Incredible story about an American and Clemson hero. Thank you for your service, Col. Skardon.
Thank you for your service to the United States of America. Still United because of selfless people like you. You have your priorities right. God bless you Colonel and God bless America! We love you forever!
I wanted to mention my Wife’s Father Theodore Cuyler Bigger, Cadet Lieutenant Colonel, class of 1934, who was on the Death March and knew all of the men well, mentioned in the wonderful article on Professor Skardon. He was transported form one island in the Philippines to another twice on Hell ships. HIs story of avoiding being transported on the Hell Ships to Japan is amazing. He avoided being shipped to Japan, thanks to the help of a Filipino Doctor. He suffered greatly at the hands of the Japanese and he would not mind his name not being mentioned in the article but he would want us all to remember their trials and sacrifices. He too became a College Professor with a PHD. in Soil Science and ended his career teaching at Middle Tennessee State University, where he had been the Agriculture Department Head.
One other comment. If one wants to really delve into what these men went through, read the book Death March by Donald Knox. Parts of their stories are told by some of the Survivor’s in their own words.
Mr. Lattimore: Thank you for sending us this information. Records of service from WWII are often hard to track down, due in no small part to the tragic fire at the National Archives in 1973. I did my best with this story, but it pains me if I fell short of accurately recognizing all the Clemson men who served in the Philippines. Your father-in-law absolutely needs to be recognized and remembered for what he endured for all of us in WWII, and everyone here at Clemson wants to ensure that happens.
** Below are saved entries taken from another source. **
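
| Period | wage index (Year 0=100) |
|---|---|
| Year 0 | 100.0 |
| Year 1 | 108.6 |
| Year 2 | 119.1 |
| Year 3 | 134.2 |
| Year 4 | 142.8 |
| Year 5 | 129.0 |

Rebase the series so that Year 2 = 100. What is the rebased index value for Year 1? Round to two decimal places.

Rebased(Year 1) = 108.6 / 119.1 × 100 = 91.1839

91.18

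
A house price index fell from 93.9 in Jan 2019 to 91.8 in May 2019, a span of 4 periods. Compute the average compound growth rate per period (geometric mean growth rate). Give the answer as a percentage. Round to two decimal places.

Growth factor = (91.8/93.9)^(1/4) = (0.977636)^(1/4) = 0.994361
Growth rate = 0.994361 − 1 = -0.005639 = -0.5639%

-0.56%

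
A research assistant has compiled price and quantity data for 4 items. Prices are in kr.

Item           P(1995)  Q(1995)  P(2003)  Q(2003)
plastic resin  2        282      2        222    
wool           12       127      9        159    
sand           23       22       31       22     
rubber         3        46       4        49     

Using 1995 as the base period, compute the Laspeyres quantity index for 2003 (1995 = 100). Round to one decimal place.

Laspeyres quantity index uses base-period prices as weights.
ΣP(1995)·Q(2003) = 2×222 + 12×159 + 23×22 + 3×49 = 444 + 1908 + 506 + 147 = 3005
ΣP(1995)·Q(1995) = 2×282 + 12×127 + 23×22 + 3×46 = 564 + 1524 + 506 + 138 = 2732
Index = 3005 / 2732 × 100 = 109.9927

110.0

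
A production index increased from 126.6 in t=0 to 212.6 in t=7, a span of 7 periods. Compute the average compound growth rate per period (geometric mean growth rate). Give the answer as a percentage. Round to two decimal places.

Growth factor = (212.6/126.6)^(1/7) = (1.679305)^(1/7) = 1.076865
Growth rate = 1.076865 − 1 = 0.076865 = 7.6865%

7.69%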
Please contact me at my email kscar@clemson.edu
Colonel Skardon was my favorite professor during my years at Clemson (1972 – 1976). He embodies the character of a true “Clemson Man”, and the valuable lessons I learned from him in and out of the classroom have remained with me throughout my career in business as well as my personal life. Men like Ben Skardon are a dying breed…..Clemson needs more professors like him!